Lebih lanjut, tim SAR menyusuri sepanjang garis pantai menggunakan perahu karet bermesin ganda. Mereka memantau kondisi permukaan laut sambil berharap menemukan tanda keberadaan pemuda tersebut. Di sisi lain, keluarga korban terus menangis menunggu kabar baik dari petugas. Oleh karena itu, aparat kepolisian mencoba menenangkan kerabat korban yang mengalami kepanikan. Selanjutnya, pemerintah daerah mengeluarkan peringatan larangan berenang akibat insiden ombak Pantai Carita tersebut. Pihak pengelola tempat wisata juga berjanji meningkatkan sistem pengawasan dan penjagaan pesisir. Sebagai tambahan, mereka merencanakan pemasangan bendera merah sebagai tanda kawasan laut berbahaya.

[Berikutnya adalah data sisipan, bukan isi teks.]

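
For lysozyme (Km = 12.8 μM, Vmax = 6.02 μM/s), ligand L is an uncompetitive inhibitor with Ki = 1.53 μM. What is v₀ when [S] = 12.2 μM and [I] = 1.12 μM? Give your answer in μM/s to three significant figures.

α = 1 + [I]/Ki = 1 + 1.12/1.53 = 1.732.
For an uncompetitive inhibitor, both parameters are divided by α, giving Vmax/α and Km/α: Km,app = 7.39 μM, Vmax,app = 3.48 μM/s.
v = Vmax,app·[S]/(Km,app + [S]) = 3.48 × 12.2/(7.39 + 12.2) = 2.16 μM/s.

2.16 μM/s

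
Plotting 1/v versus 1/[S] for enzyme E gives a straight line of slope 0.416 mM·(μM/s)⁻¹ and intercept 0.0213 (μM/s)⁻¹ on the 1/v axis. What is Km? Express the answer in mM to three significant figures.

y-intercept = 1/Vmax ⇒ Vmax = 46.9 μM/s; slope = Km/Vmax ⇒ Km = slope × Vmax.
Km = 0.416 × 46.9 = 19.5 mM.

19.5 mM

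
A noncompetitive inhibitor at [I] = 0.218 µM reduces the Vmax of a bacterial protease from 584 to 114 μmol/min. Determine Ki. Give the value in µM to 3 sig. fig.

0.0529 µM

Noncompetitive: Vmax,app = Vmax/α with α = 1 + [I]/Ki.
α = Vmax/Vmax,app = 584/114 = 5.123.
Ki = [I]/(α − 1) = 0.218/4.123 = 0.0529 µM.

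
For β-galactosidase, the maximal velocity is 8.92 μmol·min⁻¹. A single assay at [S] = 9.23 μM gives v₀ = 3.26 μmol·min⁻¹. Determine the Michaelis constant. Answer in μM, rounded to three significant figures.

16.0 μM

v/Vmax = 3.26/8.92 = 0.3655 = [S]/(Km+[S]).
So Km + [S] = [S]/0.3655 = 25.26 μM, giving Km = 25.26 − 9.23 = 16.0 μM.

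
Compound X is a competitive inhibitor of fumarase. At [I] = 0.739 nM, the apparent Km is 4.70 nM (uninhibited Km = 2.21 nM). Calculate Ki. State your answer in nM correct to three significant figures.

0.656 nM

Competitive: Km,app = α·Km with α = 1 + [I]/Ki.
α = Km,app/Km = 4.70/2.21 = 2.127.
Ki = [I]/(α − 1) = 0.739/1.127 = 0.656 nM.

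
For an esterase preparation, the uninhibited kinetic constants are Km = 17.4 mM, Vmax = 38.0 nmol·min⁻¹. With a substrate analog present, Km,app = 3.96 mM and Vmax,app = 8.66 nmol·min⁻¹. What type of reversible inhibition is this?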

Meskipun demikian, beberapa orang sering mengabaikan peringatan keselamatan saat mengunjungi tempat hiburan. Akibatnya, insiden ombak Pantai Carita kembali mengingatkan kita tentang pentingnya menjaga kewaspadaan diri. Dengan demikian, para turis harus selalu mematuhi instruksi penjaga pantai demi keselamatan bersama. Pada akhirnya, alam memiliki kekuatan luar biasa yang berpotensi merenggut nyawa manusia kapanpun. Tambahan pula, orang tua wajib mengawasi anak anak mereka saat bermain pasir. Sejalan dengan hal tersebut, edukasi mitigasi bencana laut perlu masuk kurikulum sekolah. Sebagai kesimpulan, mari kita bersama sama menjaga diri saat melakukan liburan keluarga.